Has Thomas Overcooked The Hotel Sales Marketplace?

Current thoughts on the large hotel marketplace.

The falling of the legendary travel company Thomas Cook has got many people talking and with very good reason. I feel very sorry for all those people who have lost money, had their holidays disrupted and had major issues returning home after a disrupted holiday. I really do However as a business publisher, commentator and broker I have other things to discuss on this one.

I have owned four travel businesses so I know a thing or two about the travel industry and I have brokered the sales of one or two of these large hotels.

You see, Thomas Cook had so many hotels in most of the world’s family holiday hot spots under contract that things have reached a head. We have all heard the stories about hotels demanding up to an extra £2,500 from holiday makers because they cannot get any more money from Thomas Cook and will not have been paid for the summer high season until October 2019 anyway. So now zero chance of getting paid.

I have heard of one or two stories of smaller foreign hotel operators considering their options. These are typically a couple or a family who one maybe two hotels in a small tight geographical area. These hotels will have been almost dependent on huge season long bookings from Thomas Cook and maybe another smaller operator or two. Sure another major tour operator such as TUI might take them on a contract for next season or over the winter if they are lucky enough to have a winter season. You can bet though that the likes of TUI will tighten the terms and may not offer as good a rate as Thomas Cook. These other operators also have to consider their existing cover in the local area especially in the busier resorts such as the Costa Del Dol.

This then leaves hotel owners facing some tough decisions about what to do next. They could for example change their offer and appeal to a different set of customers and travel companies for next season. It could be a costly one this with the investment required for such a strategy taking some years to recoup. They might not be able to complete a hotel transformation in time for the start of the next high season especially if extensive building work is required.

The next most obvious thought is to sell up. I think that this one is on the minds of many of the smaller operators involved. Thing is these hotels take time to sell. You can’t just nip down to Jovial & Co estate agents and get them to sell a hotel for you. It is a specialist market unlike selling a house or a car and no, you cannot put one of these on eBay either! The selling of any hotel is a time consuming, difficult and delicate affair.

This is where it gets even more difficult. How does this affect market prices, say for a 100 room hotel on the Mediterranean coast? If it was only one hotel probably not a lot, the list price of 2 or 3 BMW 3 series would probably cover it. But now imagine 50 or 60 hotels on the Mediterranean coast coming on the to the marketplace almost all at once with owners keen to get their money out.

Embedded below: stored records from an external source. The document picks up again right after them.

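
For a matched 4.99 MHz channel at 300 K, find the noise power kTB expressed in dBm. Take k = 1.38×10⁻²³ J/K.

−106.8 dBm

P_n = kTB = 1.38×10⁻²³ × 300 × 4.99×10⁶ = 2.07×10⁻¹⁴ W
In dBm: 10 log₁₀(2.07×10⁻¹⁴ / 10⁻³) = −106.8 dBm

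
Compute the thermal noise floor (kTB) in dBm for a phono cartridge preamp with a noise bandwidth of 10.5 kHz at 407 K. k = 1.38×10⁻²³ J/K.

−132.3 dBm

P_n = kTB = 1.38×10⁻²³ × 407 × 1.05×10⁴ = 5.90×10⁻¹⁷ W
In dBm: 10 log₁₀(5.90×10⁻¹⁷ / 10⁻³) = −132.3 dBm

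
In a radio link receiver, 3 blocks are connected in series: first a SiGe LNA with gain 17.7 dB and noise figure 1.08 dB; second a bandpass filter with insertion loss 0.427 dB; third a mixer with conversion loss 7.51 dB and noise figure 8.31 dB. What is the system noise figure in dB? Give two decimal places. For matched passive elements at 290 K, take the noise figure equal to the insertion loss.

1.44 dB

Convert to linear (a loss of L dB is a gain of −L dB): F_i = 10^(NF_i/10), G_i = 10^(G_i,dB/10)
  Stage 1: F_1 = 10^(1.08/10) = 1.282, G_1 = 10^(17.7/10) = 58.88
  Stage 2: F_2 = 10^(0.427/10) = 1.103, G_2 = 10^(−0.427/10) = 0.9064
  Stage 3: F_3 = 10^(8.31/10) = 6.776, G_3 = 10^(−7.51/10) = 0.1774
Friis cascade:
  F = 1.282 + (1.103 − 1)/58.88 + (6.776 − 1)/53.37 = 1.392
NF = 10 log₁₀(1.392) = 1.44 dB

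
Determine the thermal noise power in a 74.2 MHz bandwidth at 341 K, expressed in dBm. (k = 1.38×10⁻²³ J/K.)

−94.6 dBm

P_n = kTB = 1.38×10⁻²³ × 341 × 7.42×10⁷ = 3.49×10⁻¹³ W
In dBm: 10 log₁₀(3.49×10⁻¹³ / 10⁻³) = −94.6 dBm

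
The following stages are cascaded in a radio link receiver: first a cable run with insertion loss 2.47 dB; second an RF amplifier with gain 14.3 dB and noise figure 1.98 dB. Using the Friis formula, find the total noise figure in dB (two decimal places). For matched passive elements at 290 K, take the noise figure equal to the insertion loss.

Convert to linear (a loss of L dB is a gain of −L dB): F_i = 10^(NF_i/10), G_i = 10^(G_i,dB/10)
  Stage 1: F_1 = 10^(2.47/10) = 1.766, G_1 = 10^(−2.47/10) = 0.5662
  Stage 2: F_2 = 10^(1.98/10) = 1.578, G_2 = 10^(14.3/10) = 26.92
Friis cascade:
  F = 1.766 + (1.578 − 1)/0.5662 = 2.786
NF = 10 log₁₀(2.786) = 4.45 dB

4.45 dB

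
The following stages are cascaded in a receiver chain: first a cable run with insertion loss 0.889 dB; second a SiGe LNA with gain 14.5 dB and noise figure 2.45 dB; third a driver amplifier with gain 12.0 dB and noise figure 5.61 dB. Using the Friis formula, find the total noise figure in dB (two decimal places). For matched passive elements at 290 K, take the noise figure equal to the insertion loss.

3.56 dB

Convert to linear (a loss of L dB is a gain of −L dB): F_i = 10^(NF_i/10), G_i = 10^(G_i,dB/10)
  Stage 1: F_1 = 10^(0.889/10) = 1.227, G_1 = 10^(−0.889/10) = 0.8149
  Stage 2: F_2 = 10^(2.45/10) = 1.758, G_2 = 10^(14.5/10) = 28.18
  Stage 3: F_3 = 10^(5.61/10) = 3.639, G_3 = 10^(12.0/10) = 15.85
Friis cascade:
  F = 1.227 + (1.758 − 1)/0.8149 + (3.639 − 1)/22.97 = 2.272
NF = 10 log₁₀(2.272) = 3.56 dB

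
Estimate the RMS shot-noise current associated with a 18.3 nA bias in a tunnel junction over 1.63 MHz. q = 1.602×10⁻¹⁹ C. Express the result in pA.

I_n = √(2qI·B)
2qI·B = 2 × 1.602×10⁻¹⁹ × 1.83×10⁻⁸ × 1.63×10⁶ = 9.56×10⁻²¹ A²
I_n = √(9.56×10⁻²¹) = 9.78×10⁻¹¹ A = 97.8 pA

97.8 pA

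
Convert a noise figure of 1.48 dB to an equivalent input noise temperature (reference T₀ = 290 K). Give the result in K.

F = 10^(1.48/10) = 1.40605
T_e = (F − 1)·T₀ = (1.40605 − 1) × 290 = 118 K

118 K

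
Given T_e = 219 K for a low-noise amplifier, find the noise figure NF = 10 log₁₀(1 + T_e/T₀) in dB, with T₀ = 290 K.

F = 1 + T_e/T₀ = 1 + 219/290 = 1.75517
NF = 10 log₁₀(1.75517) = 2.44 dB

2.44 dB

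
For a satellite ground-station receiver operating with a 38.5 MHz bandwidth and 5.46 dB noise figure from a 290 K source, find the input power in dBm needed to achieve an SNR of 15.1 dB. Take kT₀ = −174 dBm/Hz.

Sensitivity = −174 + 10 log₁₀(B) + NF + SNR_min
= −174 + 75.85 + 5.46 + 15.1
= −77.59 dBm → −77.6 dBm

−77.6 dBm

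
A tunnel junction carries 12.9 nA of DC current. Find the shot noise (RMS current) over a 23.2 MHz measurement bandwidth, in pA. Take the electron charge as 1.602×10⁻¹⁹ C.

I_n = √(2qI·B)
2qI·B = 2 × 1.602×10⁻¹⁹ × 1.29×10⁻⁸ × 2.32×10⁷ = 9.59×10⁻²⁰ A²
I_n = √(9.59×10⁻²⁰) = 3.10×10⁻¹⁰ A = 310 pA

310 pA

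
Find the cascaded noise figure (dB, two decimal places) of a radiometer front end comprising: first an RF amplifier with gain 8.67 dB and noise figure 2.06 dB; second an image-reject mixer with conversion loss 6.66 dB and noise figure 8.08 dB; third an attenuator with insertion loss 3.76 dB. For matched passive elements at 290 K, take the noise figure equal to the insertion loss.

5.07 dB

Convert to linear (a loss of L dB is a gain of −L dB): F_i = 10^(NF_i/10), G_i = 10^(G_i,dB/10)
  Stage 1: F_1 = 10^(2.06/10) = 1.607, G_1 = 10^(8.67/10) = 7.362
  Stage 2: F_2 = 10^(8.08/10) = 6.427, G_2 = 10^(−6.66/10) = 0.2158
  Stage 3: F_3 = 10^(3.76/10) = 2.377, G_3 = 10^(−3.76/10) = 0.4207
Friis cascade:
  F = 1.607 + (6.427 − 1)/7.362 + (2.377 − 1)/1.589 = 3.211
NF = 10 log₁₀(3.211) = 5.07 dB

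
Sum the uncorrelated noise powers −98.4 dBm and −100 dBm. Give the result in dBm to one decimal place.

−96.1 dBm

Convert to linear, add, convert back:
P₁ = 1.45×10⁻¹³ W, P₂ = 1.00×10⁻¹³ W
P_tot = 2.45×10⁻¹³ W → 10 log₁₀(P_tot / 10⁻³) = −96.1 dBm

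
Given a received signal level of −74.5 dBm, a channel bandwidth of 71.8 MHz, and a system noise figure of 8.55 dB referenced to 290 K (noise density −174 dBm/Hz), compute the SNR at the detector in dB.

Noise floor: N = −174 + 10 log₁₀(B) + NF
10 log₁₀(7.18×10⁷) = 78.56 dB
N = −174 + 78.56 + 8.55 = −86.89 dBm
SNR = P_sig − N = −74.5 − (−86.89) = 12.39 dB → 12.4 dB

12.4 dB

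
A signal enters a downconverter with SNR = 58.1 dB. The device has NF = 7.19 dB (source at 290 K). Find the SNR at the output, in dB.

By definition F = SNR_in/SNR_out, so in dB: SNR_out = SNR_in − NF
SNR_out = 58.1 − 7.19 = 50.91 dB

50.91 dB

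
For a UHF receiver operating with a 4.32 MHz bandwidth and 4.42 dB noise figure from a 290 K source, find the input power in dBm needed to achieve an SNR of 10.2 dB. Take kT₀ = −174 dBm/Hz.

Sensitivity = −174 + 10 log₁₀(B) + NF + SNR_min
= −174 + 66.35 + 4.42 + 10.2
= −93.03 dBm → −93.0 dBm

−93.0 dBm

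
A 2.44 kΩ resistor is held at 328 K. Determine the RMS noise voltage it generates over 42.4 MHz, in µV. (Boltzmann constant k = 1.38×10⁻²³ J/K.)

V_n = √(4kTRB)
4kTRB = 4 × 1.38×10⁻²³ × 328 × 2.44×10³ × 4.24×10⁷ = 1.87×10⁻⁹ V²
V_n = √(1.87×10⁻⁹) = 4.33×10⁻⁵ V = 43.3 µV

43.3 µV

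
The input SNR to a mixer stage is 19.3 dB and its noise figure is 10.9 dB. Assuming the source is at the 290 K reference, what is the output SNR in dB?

By definition F = SNR_in/SNR_out, so in dB: SNR_out = SNR_in − NF
SNR_out = 19.3 − 10.9 = 8.4 dB

8.4 dB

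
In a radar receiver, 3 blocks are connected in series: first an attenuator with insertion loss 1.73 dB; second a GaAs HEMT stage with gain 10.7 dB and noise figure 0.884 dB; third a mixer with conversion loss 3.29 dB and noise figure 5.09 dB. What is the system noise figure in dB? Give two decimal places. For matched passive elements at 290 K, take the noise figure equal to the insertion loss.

3.24 dB

Convert to linear (a loss of L dB is a gain of −L dB): F_i = 10^(NF_i/10), G_i = 10^(G_i,dB/10)
  Stage 1: F_1 = 10^(1.73/10) = 1.489, G_1 = 10^(−1.73/10) = 0.6714
  Stage 2: F_2 = 10^(0.884/10) = 1.226, G_2 = 10^(10.7/10) = 11.75
  Stage 3: F_3 = 10^(5.09/10) = 3.228, G_3 = 10^(−3.29/10) = 0.4688
Friis cascade:
  F = 1.489 + (1.226 − 1)/0.6714 + (3.228 − 1)/7.889 = 2.108
NF = 10 log₁₀(2.108) = 3.24 dB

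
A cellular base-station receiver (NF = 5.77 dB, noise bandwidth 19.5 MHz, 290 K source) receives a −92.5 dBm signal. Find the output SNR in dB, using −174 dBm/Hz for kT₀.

2.8 dB

Noise floor: N = −174 + 10 log₁₀(B) + NF
10 log₁₀(1.95×10⁷) = 72.9 dB
N = −174 + 72.9 + 5.77 = −95.33 dBm
SNR = P_sig − N = −92.5 − (−95.33) = 2.83 dB → 2.8 dB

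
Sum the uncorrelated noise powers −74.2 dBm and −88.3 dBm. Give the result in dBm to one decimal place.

Convert to linear, add, convert back:
P₁ = 3.80×10⁻¹¹ W, P₂ = 1.48×10⁻¹² W
P_tot = 3.95×10⁻¹¹ W → 10 log₁₀(P_tot / 10⁻³) = −74.0 dBm

−74.0 dBm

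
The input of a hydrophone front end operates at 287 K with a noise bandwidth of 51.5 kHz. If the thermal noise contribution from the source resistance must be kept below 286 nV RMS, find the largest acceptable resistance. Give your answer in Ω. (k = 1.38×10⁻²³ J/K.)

100 Ω

Johnson–Nyquist: V_n = √(4kTRB) ⇒ R = V_n² / (4kTB)
4kTB = 4 × 1.38×10⁻²³ × 287 × 5.15×10⁴ = 8.16×10⁻¹⁶
R = (2.86×10⁻⁷)² / 8.16×10⁻¹⁶ = 1.00×10² Ω = 100 Ω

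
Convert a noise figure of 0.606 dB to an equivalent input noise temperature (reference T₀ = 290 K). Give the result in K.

F = 10^(0.606/10) = 1.14974
T_e = (F − 1)·T₀ = (1.14974 − 1) × 290 = 43.4 K

43.4 K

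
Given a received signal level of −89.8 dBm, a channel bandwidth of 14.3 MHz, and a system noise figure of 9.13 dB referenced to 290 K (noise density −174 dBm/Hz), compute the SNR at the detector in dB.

Noise floor: N = −174 + 10 log₁₀(B) + NF
10 log₁₀(1.43×10⁷) = 71.55 dB
N = −174 + 71.55 + 9.13 = −93.32 dBm
SNR = P_sig − N = −89.8 − (−93.32) = 3.52 dB → 3.5 dB

3.5 dB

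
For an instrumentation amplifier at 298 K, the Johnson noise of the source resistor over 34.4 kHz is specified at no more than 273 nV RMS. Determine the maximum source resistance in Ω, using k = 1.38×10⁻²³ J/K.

132 Ω

Johnson–Nyquist: V_n = √(4kTRB) ⇒ R = V_n² / (4kTB)
4kTB = 4 × 1.38×10⁻²³ × 298 × 3.44×10⁴ = 5.66×10⁻¹⁶
R = (2.73×10⁻⁷)² / 5.66×10⁻¹⁶ = 1.32×10² Ω = 132 Ω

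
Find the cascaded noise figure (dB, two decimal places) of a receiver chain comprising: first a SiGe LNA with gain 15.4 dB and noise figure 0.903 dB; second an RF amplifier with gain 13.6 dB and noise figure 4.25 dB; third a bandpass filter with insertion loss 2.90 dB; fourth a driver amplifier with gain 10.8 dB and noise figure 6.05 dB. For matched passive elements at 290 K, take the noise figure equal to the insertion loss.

Convert to linear (a loss of L dB is a gain of −L dB): F_i = 10^(NF_i/10), G_i = 10^(G_i,dB/10)
  Stage 1: F_1 = 10^(0.903/10) = 1.231, G_1 = 10^(15.4/10) = 34.67
  Stage 2: F_2 = 10^(4.25/10) = 2.661, G_2 = 10^(13.6/10) = 22.91
  Stage 3: F_3 = 10^(2.90/10) = 1.950, G_3 = 10^(−2.90/10) = 0.5129
  Stage 4: F_4 = 10^(6.05/10) = 4.027, G_4 = 10^(10.8/10) = 12.02
Friis cascade:
  F = 1.231 + (2.661 − 1)/34.67 + (1.950 − 1)/794.3 + (4.027 − 1)/407.4 = 1.288
NF = 10 log₁₀(1.288) = 1.10 dB

1.10 dB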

You see, the worst case scenario is that we have a large number of hotels with no certainty over the winter season or next summer season and almost all of these will need some close season maintenance, refurbishment or heavy investment. These hotels will have been relying on the October cash receivables for this.

Dial in Brexit concerns with the UK market as well and the picture does not look at all good. The UK is a major market for these hotels especially the Spanish, Portuguese and Greek ones. These are delicate and price sensitive economies too.

I don’t think the sale marketplace for these types of hotels will breach three figures and if it did I would say that the price/value contraction could be as high as 40%. In general terms i think that the price/value contraction will be in the range of 15% -30% depending on condition, turnover and stability of forward contracts. I am sticking my neck out a little here but I do believe these numbers are reasonable.

So yes, while I sympathise with the demise of Thomas Cook. I do think they have overcooked the hotel sales marketplace. To be fair based on some of the things I have read in the popular and specialist press about the management at Thomas Cook I do not believe that they thought or realise that they could overcook the values of these hotels into a contraction or depression. I sympathise with the smaller family hotel operators caught up in this too.